二つの太陽の光を受けて、それぞれが異なる影を落とす様は、この世界の特異性を物語っていた。


市場からは、活気のある声が響いてくる。

タケの「タケちゃん焼き」の香りが風に乗って漂い、マリーのパン屋からは焼きたてのパンの甘い香りが広がっている。


「ねぇ、見て」


リーシャが指差す先では、子供たちが遊んでいた。

石畳の上に魔法陣らしき模様を描き、その上でビー玉のような球を転がしている。


「あれは"星つむぎ"って遊び」


アイリスが懐かしそうに説明する。


「魔法陣の上を通った球が、その子の運命を映し出すって言われてるの」


孝太が興味深そうに観察する。

子供たちの周りには、淡い光の粒子が舞っている。

まるで、星の光のように。


「人々は、知らず知らずのうちに世界と対話してるのね」


リーシャが呟く。

その時、遠くで鐘の音が鳴り響いた。

冒険者ギルドからの呼び出しの合図だ。


「行きましょう」


アイリスが立ち上がる。


「ギルドマスターが、新しい情報を持っているはず」


三人が歩き出すと、丘の上の草が風に揺れる。

その動きは、まるでプログラムの流れのように規則的で美しかった。

ギルドへの道すがら、三人は様々な光景を目にする。

魔法で商品を浮かせて運ぶ商人、言霊で傷を癒やす治療師、魔力の結晶を研磨する職人。

それぞれが、この世界の不思議な日常を形作っていた。


「これって、本当に"歪んでいる"世界なのかな」


孝太が疑問を投げかける。

アイリスは複雑な表情を見せる。


「歪みはね、必ずしも悪いものじゃないの。大切なのは、その歪みと共存できるかどうか」


街角では、老魔術師が子供たちに簡単な言霊術を教えていた。


「言葉には力が宿る。

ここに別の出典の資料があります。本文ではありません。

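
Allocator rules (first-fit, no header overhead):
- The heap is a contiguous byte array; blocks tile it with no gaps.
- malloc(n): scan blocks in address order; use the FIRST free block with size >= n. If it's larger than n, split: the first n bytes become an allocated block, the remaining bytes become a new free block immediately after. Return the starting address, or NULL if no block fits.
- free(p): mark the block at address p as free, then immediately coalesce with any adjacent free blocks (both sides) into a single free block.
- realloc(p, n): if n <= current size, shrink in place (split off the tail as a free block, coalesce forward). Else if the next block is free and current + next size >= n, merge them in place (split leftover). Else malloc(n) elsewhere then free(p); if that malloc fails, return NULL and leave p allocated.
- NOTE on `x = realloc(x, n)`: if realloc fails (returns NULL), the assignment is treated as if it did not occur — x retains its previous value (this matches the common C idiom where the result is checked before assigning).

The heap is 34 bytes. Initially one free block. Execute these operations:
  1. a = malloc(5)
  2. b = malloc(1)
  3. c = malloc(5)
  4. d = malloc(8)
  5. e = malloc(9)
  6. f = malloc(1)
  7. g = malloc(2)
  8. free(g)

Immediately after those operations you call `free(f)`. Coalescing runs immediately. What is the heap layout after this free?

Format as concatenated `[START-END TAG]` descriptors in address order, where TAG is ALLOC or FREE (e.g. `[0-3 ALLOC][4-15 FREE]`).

Op 1: a = malloc(5) -> a = 0; heap: [0-4 ALLOC][5-33 FREE]
Op 2: b = malloc(1) -> b = 5; heap: [0-4 ALLOC][5-5 ALLOC][6-33 FREE]
Op 3: c = malloc(5) -> c = 6; heap: [0-4 ALLOC][5-5 ALLOC][6-10 ALLOC][11-33 FREE]
Op 4: d = malloc(8) -> d = 11; heap: [0-4 ALLOC][5-5 ALLOC][6-10 ALLOC][11-18 ALLOC][19-33 FREE]
Op 5: e = malloc(9) -> e = 19; heap: [0-4 ALLOC][5-5 ALLOC][6-10 ALLOC][11-18 ALLOC][19-27 ALLOC][28-33 FREE]
Op 6: f = malloc(1) -> f = 28; heap: [0-4 ALLOC][5-5 ALLOC][6-10 ALLOC][11-18 ALLOC][19-27 ALLOC][28-28 ALLOC][29-33 FREE]
Op 7: g = malloc(2) -> g = 29; heap: [0-4 ALLOC][5-5 ALLOC][6-10 ALLOC][11-18 ALLOC][19-27 ALLOC][28-28 ALLOC][29-30 ALLOC][31-33 FREE]
Op 8: free(g) -> (freed g); heap: [0-4 ALLOC][5-5 ALLOC][6-10 ALLOC][11-18 ALLOC][19-27 ALLOC][28-28 ALLOC][29-33 FREE]
free(f): f = 28 -> block [28-28 ALLOC]; mark free, coalesce with adjacent free neighbors -> [0-4 ALLOC][5-5 ALLOC][6-10 ALLOC][11-18 ALLOC][19-27 ALLOC][28-33 FREE]

Answer: [0-4 ALLOC][5-5 ALLOC][6-10 ALLOC][11-18 ALLOC][19-27 ALLOC][28-33 FREE]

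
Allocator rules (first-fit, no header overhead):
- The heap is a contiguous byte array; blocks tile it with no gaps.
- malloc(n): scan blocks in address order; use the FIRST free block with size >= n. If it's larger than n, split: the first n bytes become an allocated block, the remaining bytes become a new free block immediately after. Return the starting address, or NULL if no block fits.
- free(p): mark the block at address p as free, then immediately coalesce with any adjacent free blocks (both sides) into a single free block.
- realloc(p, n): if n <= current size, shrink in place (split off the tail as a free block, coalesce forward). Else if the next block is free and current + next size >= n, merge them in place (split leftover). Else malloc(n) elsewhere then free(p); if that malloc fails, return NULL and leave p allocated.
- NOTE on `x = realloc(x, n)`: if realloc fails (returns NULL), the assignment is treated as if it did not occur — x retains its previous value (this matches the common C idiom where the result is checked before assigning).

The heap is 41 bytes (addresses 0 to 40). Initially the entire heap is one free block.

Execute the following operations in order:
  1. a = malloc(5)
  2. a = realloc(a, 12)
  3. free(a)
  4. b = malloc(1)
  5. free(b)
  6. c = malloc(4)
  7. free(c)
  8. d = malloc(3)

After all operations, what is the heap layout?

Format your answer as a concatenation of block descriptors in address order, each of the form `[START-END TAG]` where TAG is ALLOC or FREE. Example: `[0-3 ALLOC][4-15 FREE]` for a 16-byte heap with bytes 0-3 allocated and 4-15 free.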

でも、その力は使う人の心次第なんじゃ」


その言葉が、どこか意味深く三人の耳に響く。

ギルドの建物が近づいてくる。

入り口では、新人冒険者たちが真剣な面持ちで訓練を受けていた。

彼らの中にも、きっと特別な力を持つ者がいるのだろう。


「私たちに見える世界の真実」


アイリスが静かに言う。


「それは、きっとまだ一部でしかない」


建物の中に入ると、いつもの活気ある雰囲気が広がっていた。

冒険者たちが情報を交換し、依頼を受け、仲間と語らう。

その全てが、この特異な世界の営みの一部なのだ。


ギルドマスターの部屋への階段を上りながら、孝太は考えていた。

この世界の「正しい」あり方とは、何なのだろうか。

その答えは、きっとまだ見つかっていない。